Lawsuit in school raid gets go-ahead
ST. LOUIS (AP) — A federal appeals court has ruled that a lawsuit filed against the state over a raid at a northeast Missouri Christian school for wayward youths may proceed to trial, allowing the nearly decadelong fight to continue.
Missouri juvenile authorities sent a bus to Heartland Christian Academy in October 2001 and removed all but five of the 120 students living on campus at the time. The state cited concerns over child abuse related to the school's disciplinary methods.
Three days later, a judge allowed the children to return. Heartland, along with some parents and students, immediately sued. In 2004, a federal judge prohibited future removals from the school unless students were deemed in imminent danger, a ruling later upheld by the 8th Circuit.
Heartland, its parent corporation and former students and parents sued again in 2006, seeking unspecified damages. A three-judge panel of the 8th Circuit U.S. Court of Appeals on Monday allowed the lawsuit to proceed to trial. A court date has not been set.
Report released in Catholic sex abuse
BERLIN (AP) — The German news magazine Der Spiegel reports that the number of suspected sexual abuse cases in Germany by Roman Catholic clergy and laymen is much higher than was thought.

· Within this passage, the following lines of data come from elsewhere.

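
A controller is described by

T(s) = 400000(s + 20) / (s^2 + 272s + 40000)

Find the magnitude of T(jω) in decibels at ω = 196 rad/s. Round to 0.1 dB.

63.4 dB

At s = jω = j196:
zero (s+20): 20 + j196 → |·| = √(20²+196²) = √38816 ≈ 197.02, ∠ = arctan(196/20) ≈ 84.17°
quadratic: (j196)² + 272·j196 + 40000 = 1584 + j53312 → |·| ≈ 53336, ∠ ≈ 88.30°
|T| = 400000 · 197.02 / 53336 ≈ 1477.6
Gain = 20 log₁₀(1477.6) ≈ 63.39 dB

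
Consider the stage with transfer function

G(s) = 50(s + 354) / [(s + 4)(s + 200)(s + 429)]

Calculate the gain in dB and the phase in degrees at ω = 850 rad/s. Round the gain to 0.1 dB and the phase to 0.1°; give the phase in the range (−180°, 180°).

-83.7 dB, -162.3°

At s = jω = j850:
zero (s+354): 354 + j850 → |·| = √(354²+850²) = √847816 ≈ 920.77, ∠ = arctan(850/354) ≈ 67.39°
pole (s+4): 4 + j850 → |·| = √(4²+850²) = √722516 ≈ 850.01, ∠ = arctan(850/4) ≈ 89.73°
pole (s+200): 200 + j850 → |·| = √(200²+850²) = √762500 ≈ 873.21, ∠ = arctan(850/200) ≈ 76.76°
pole (s+429): 429 + j850 → |·| = √(429²+850²) = √906541 ≈ 952.12, ∠ = arctan(850/429) ≈ 63.22°
|G| = 50 · 920.77 / 7.067e+08 ≈ 6.5146e-05
Gain = 20 log₁₀(6.5146e-05) ≈ -83.72 dB
∠G = 67.39° − 229.71° = -162.32°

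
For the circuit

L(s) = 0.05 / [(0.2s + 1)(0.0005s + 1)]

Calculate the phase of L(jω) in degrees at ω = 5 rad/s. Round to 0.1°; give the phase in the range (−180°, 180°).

At ω = 5 rad/s:
pole (1 + j5·0.2) = 1 + j1 → |·| ≈ 1.4142, ∠ ≈ 45.00°
pole (1 + j5·0.0005) = 1 + j0.0025 → |·| ≈ 1, ∠ ≈ 0.14°
∠L = (0°) − (45.00° + 0.14°) = -45.14°

-45.1°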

According to a poll by Spiegel, answered by 27 Catholic dioceses in Germany, more than 94 clerics and laymen have been suspected of sexual abuse since 1995. Only 30 have been prosecuted, due to the statute of limitations.
Ten employees of the Catholic church are currently accused of sexual abuse in Germany.
Germany has been shocked by revelations of serial sex abuse by Catholic priests in recent weeks. More than 20 alumni of Berlin's prestigious Canisius Kolleg have reported abuse by their former Jesuit teachers. Other students have also reported cases in cities across Germany where the priests also taught.
ACLU says teacher quoted Bible as fact
SAN FRANCISCO (AP) — An instructor at a public community college in Fresno has been presenting his religious views on homosexuality, abortion and global warming as fact to students in an introductory health science class, the American Civil Liberties Union claims.